In this paper, we study the approximation and estimation of s -concave densities via Rényi divergence. We first show that the approximation of a probability measure Q by an s -concave density exists and is unique via the procedure of minimizing a divergence functional proposed by [ Ann. Statist. 38 (2010) 2998-3027] if and only if Q admits full-dimensional support and a first moment. We also show continuity of the divergence functional in Q : if Qn → Q in the Wasserstein metric, then the projected densities converge in weighted L 1 metrics and uniformly on closed subsets of the continuity set of the limit. Moreover, directional derivatives of the projected densities also enjoy local uniform convergence. This contains both on-the-model and off-the-model situations, and entails strong consistency of the divergence estimator of an s -concave density under mild conditions. One interesting and important feature for the Rényi divergence estimator of an s -concave density is that the estimator is intrinsically related with the estimation of log-concave densities via maximum likelihood methods.

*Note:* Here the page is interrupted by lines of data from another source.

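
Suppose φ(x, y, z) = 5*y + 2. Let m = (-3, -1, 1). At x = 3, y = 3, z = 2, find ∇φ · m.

∂φ/∂x = 0
∂φ/∂y = 5
∂φ/∂z = 0
∇φ at (3, 3, 2) = (0, 5, 0)
∇φ · m = (0)(-3) + (5)(-1) + (0)(1) = -5

-5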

In fact, we show that for d = 1 at least, the Rényi divergence estimators for s -concave densities converge to the maximum likelihood estimator of a log-concave density as s ↗ 0. The Rényi divergence estimator shares similar characterizations as the MLE for log-concave distributions, which allows us to develop pointwise asymptotic distribution theory assuming that the underlying density is s -concave.